Il caso di Alessandro Sallusti, direttore de Il Giornale, continua ad infiammare gli animi. Come noto, la condanna a 14 mesi di reclusione per diffamazione aggravata è relativa a un articolo pubblicato nel 2007 a firma Dreyfus. Lo pseudonimo appartiene a Renato Farina, già radiato dall’Ordine dei Giornalisti, che ha ammesso la sua responsabilità attirando su di sé i veleni dei colleghi: prima Vittorio Feltri, che dal salotto di Porta a Porta gli ha dato del «vigliacco», poi Enrico Mentana che ha cinguettato su Twitter «ora è troppo tardi, infame», concetto espresso da molti altri seppur con toni più velati. Unica voce fuori dal coro è stata la firma del Corriere della Sera Antonio Polito, che ha cercato di gettare acqua sul fuoco ricordando che «anche se Farina si fosse fatto avanti prima, il reato di omesso controllo per Sallusti sarebbe rimasto».
Perché ha preso le parti di Renato Farina?
Perché non mi sembra essenziale l’identità dello scrivente, ai fini della storia che abbiamo di fronte. Inoltre ritengo che Sallusti fosse perfettamente a conoscenza della situazione, ragion per cui non capisco l’irritazione generale, né il tentativo di alcuni di far passare Farina per vigliacco e Sallusti per agnello sacrificale.
Perché questo caso sta scatenando reazioni tanto emotive?
In parte perché le prassi dei giornali, come quella per cui il direttore si assume tutta la responsabilità degli articoli che vengono pubblicati in forma anonima, sono sconosciute ai più. Io stesso sono stato querelato per articoli pubblicati senza firma, in accordo col direttore. Si fa proprio per proteggere il giornalista in caso di querela: la responsabilità è tutta del direttore.
In molti hanno sollevato il problema dell’omesso controllo.
È facile prendersela con Farina, ma invoco un po’ di onestà intellettuale: se ci fosse stato un co-imputato non sarebbe cambiato nulla. Anzi, teoricamente la scelta di non rivelare “tutto subito”, da parte di Farina, può essere letta come un tentativo di proteggere Sallusti da un’eventuale sanzione da parte dell’Ordine dei Giornalisti. Perché far scrivere un giornalista non iscritto viola le regole di deontologia.
L’articolo di Farina si basava però, come ha ammesso lui stesso, su circostanze non vere.
Di certo non si più imbastire una polemica su una circostanza non vera. Ma questo rientra nell’ambito della critica professionale. Io sono dell’idea che si debba depenalizzare il reato di diffamazione, e che sia prevista una pena esclusivamente pecuniaria.

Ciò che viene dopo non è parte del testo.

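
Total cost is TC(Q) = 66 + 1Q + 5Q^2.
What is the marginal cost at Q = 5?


MC = dTC/dQ = 1 + 2*5*Q
At Q = 5:
MC = 1 + 10*5
MC = 1 + 50 = 51

51


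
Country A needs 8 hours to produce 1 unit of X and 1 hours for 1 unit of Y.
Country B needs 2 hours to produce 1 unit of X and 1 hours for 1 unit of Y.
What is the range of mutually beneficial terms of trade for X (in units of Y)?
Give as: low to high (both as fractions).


Opportunity cost of X for Country A = hours_X / hours_Y = 8/1 = 8 units of Y
Opportunity cost of X for Country B = hours_X / hours_Y = 2/1 = 2 units of Y
Terms of trade must be between the two opportunity costs.
Range: 2 to 8

2 to 8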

È inaccettabile prospettare il carcere.
Al di là delle polemiche interne, qual è il vero punto della questione?
Il punto è questo: a quanto pare in Italia, per lo stesso reato, in primo grado si viene condannati a un’ammenda di cinquemila euro. In secondo grado, la condanna è di 14 mesi di carcere. È assurdo.
Enzo Raisi, deputato di Futuro e Libertà, sulla vicenda si è espresso così: «Sallusti si faccia pure il suo mese e mezzo di galera così potrà scrivere del problema delle carceri in prima persona».
Questo è volgare manettarismo. La gente che augura il carcere ad altri mi ripugna un po’. Vale per chiunque, non solo per Sallusti. Aggiungo che l’Italia è un paese incivile, perché non ha carceri, ma galere medioevali. Quindi questo sarcasmo rivoltante è doppiamente fuori luogo.
Anche Orfeo Donadini, cronista del quotidiano Alto Adige, e il suo direttore Tiziano Marson sono stato condannati in primo grado a quattro mesi di reclusione, per aver usato come fonte un documento riservato. Se il protagonista di questa vicenda non fosse stato Sallusti, il dibattito sarebbe stato più sereno?
Certamente sì. D’altra parte, se non si fosse trattato di Sallusti, la pena non sarebbe stata di quattordici mesi di reclusione. Questa è chiaramente una sentenza esemplare. E le sentenze esemplari si applicano a personaggi esemplari.